My class are mostly junior and senior Egyptian students who are relatively fluent in English, and come from diverse majors from engineering to psychology to business.
What encourages students to read
- Optional readings – having choice over which articles to read any given week (also occasionally having videos or podcasts)
- Relatable, relevant, interesting
- Short and to the point
- Divide the reading over time if it’s a long one
- Divide long reading over people and then let students share (also books)
- Students need to find the reading beneficial – if slides are sometimes enough, so why should they read the book?
- For some people (but not all) writing before discussion in class helps their thinking. Others disagree. One student told me that annotating via Hypothes.is helped her engage with the reading better than reading alone.
- Knowing the source is motivating for some students – less from textbooks, more popular, up to date sources (where it makes sense).
- Accessible language (although students know this is difficult in some courses)
What discourages students from reading
- Boring readings
- Long readings, little time to read them, complex with formulas
- They don’t like to be forced to read
- Sometimes other classes are too demanding so no time for reading in the others
- When readings are too dense, every week, and they are expected to take note of details
- If asked to write reflections – if too long, no time to read AND reflect – different professors mean different things by reflection. But see #7 in encouraging things.
- Students don’t like when they are required to reflect in writing and then readings do not get discussed in class.
- Repetition of tasks – different things to do each week – they prefer variery, one week, reading, once discussion, groups, variety.
- They don’t like being introduced to a totally new topic through a reading (if it is a course where it would be difficult to understand it on their own).

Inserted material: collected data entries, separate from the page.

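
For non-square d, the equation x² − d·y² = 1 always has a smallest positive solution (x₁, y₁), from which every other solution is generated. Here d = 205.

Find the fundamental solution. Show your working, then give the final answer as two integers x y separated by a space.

[14; 3,6,1,4,1,6,3,28] for √205; ℓ=8 ⇒ convergent index 7
k=0  a_k=14  p_k/q_k = 14/1
k=1  a_k=3  p_k/q_k = 43/3
…
k=3  a_k=1  p_k/q_k = 315/22
…
k=5  a_k=1  p_k/q_k = 1847/129
k=6  a_k=6  p_k/q_k = 12614/881
k=7  a_k=3  p_k/q_k = 39689/2772
fundamental: x₁=39689, y₁=2772  (since 1575216721 − 205·7683984 = 1)

39689 2772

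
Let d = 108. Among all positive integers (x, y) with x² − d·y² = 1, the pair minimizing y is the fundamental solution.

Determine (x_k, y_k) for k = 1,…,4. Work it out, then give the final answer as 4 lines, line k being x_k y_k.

1351 130
3650401 351260
9863382151 949104390
26650854921601 2564479710520

√108 → a₀=10, period (2,1,1,4,1,1,2,20); ℓ=8 even so k=7
step 0: (10, 1)  from 10·(1,0) + (0,1)
…
step 2: (31, 3)  from 1·(21,2) + (10,1)
step 3: (52, 5)  from 1·(31,3) + (21,2)
step 4: (239, 23)  from 4·(52,5) + (31,3)
…
step 6: (530, 51)  from 1·(291,28) + (239,23)
step 7: (1351, 130)  from 2·(530,51) + (291,28)
fundamental: x₁=1351, y₁=130  (since 1825201 − 108·16900 = 1)
n=2: (1351,130)∘(1351,130) = (1351·1351+108·130·130, 1351·130+130·1351) = (3650401,351260)
n=3: (3650401,351260)∘(1351,130) = (1351·3650401+108·130·351260, 1351·351260+130·3650401) = (9863382151,949104390)
n=4: (9863382151,949104390)∘(1351,130) = (1351·9863382151+108·130·949104390, 1351·949104390+130·9863382151) = (26650854921601,2564479710520)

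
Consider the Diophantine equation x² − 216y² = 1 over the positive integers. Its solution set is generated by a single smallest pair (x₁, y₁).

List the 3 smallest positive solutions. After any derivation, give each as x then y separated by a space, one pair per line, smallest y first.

485 33
470449 32010
456335045 31049667

[14; 1,2,3,2,1,28] for √216; ℓ=6 ⇒ convergent index 5
a_0=14:  p_0=14·1+0=14,  q_0=14·0+1=1
…
a_4=2:  p_4=2·147+44=338,  q_4=2·10+3=23
a_5=1:  p_5=1·338+147=485,  q_5=1·23+10=33
fundamental: x₁=485, y₁=33  (since 235225 − 216·1089 = 1)
(485+33√216)^2 = 470449 + 32010√216
(485+33√216)^3 = 456335045 + 31049667√216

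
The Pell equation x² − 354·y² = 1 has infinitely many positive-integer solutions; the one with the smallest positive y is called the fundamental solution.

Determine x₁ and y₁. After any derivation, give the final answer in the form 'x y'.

258065 13716

[18; 1,4,2,2,18,2,2,4,1,36] for √354; ℓ=10 ⇒ convergent index 9
a_0=18:  p_0=18·1+0=18,  q_0=18·0+1=1
…
a_2=4:  p_2=4·19+18=94,  q_2=4·1+1=5
a_3=2:  p_3=2·94+19=207,  q_3=2·5+1=11
…
a_5=18:  p_5=18·508+207=9351,  q_5=18·27+11=497
a_6=2:  p_6=2·9351+508=19210,  q_6=2·497+27=1021
a_7=2:  p_7=2·19210+9351=47771,  q_7=2·1021+497=2539
a_8=4:  p_8=4·47771+19210=210294,  q_8=4·2539+1021=11177
a_9=1:  p_9=1·210294+47771=258065,  q_9=1·11177+2539=13716
fundamental: x₁=258065, y₁=13716  (since 66597544225 − 354·188128656 = 1)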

- If it is not a manageable amount of reading per class or per week
- Students don’t like graded reading quizzes before professor’s explanation because – what if they didn’t understand the reading? If memory based, how will they remember after one reading of it? Especially if professors are asking for very specific or very small detais like footnotes or such
- In general: Assessments that focus on one little thing that appears like on one paragraph you might have missed
- Entire books read by different students to present to others – readers who present may misunderstand something and pass the misunderstanding onto the rest of the class
Students also said: Professors think students learn like them. Different people learn in different ways, or take different time – so not all learning should come from reading or writing.
My quick reflection
I think one of the key things I realized when I asked students why they don’t read… is that the conversation between faculty is often “how do I make them read” rather than, “why aren’t they reading, and how can I encourage them to”.
Faculty solutions of doing quizzes, asking students to write or present…. are probably good ways to force them to read, but aren’t necessarily encouraging reading in the way we want it – if students don’t understand when they read on their own, they get frustraed with quizzes; especially if reading is complex or if the teacher asks about specific details. Writing reflections on a reading before class is helpful for some students, but for others, a big amount of reading and writing together means less time to focus on either, especially if the reading is difficult or complex.
For me, the most important thing is for students to feel a reading is interesting and beneficial, and that it gets discussed or used in class. Giving choices helps students decide which reading is most relevant or interesting to them. It also helps to vary sources – some can be video or audio, and being up to date seems to matter a lot to students also.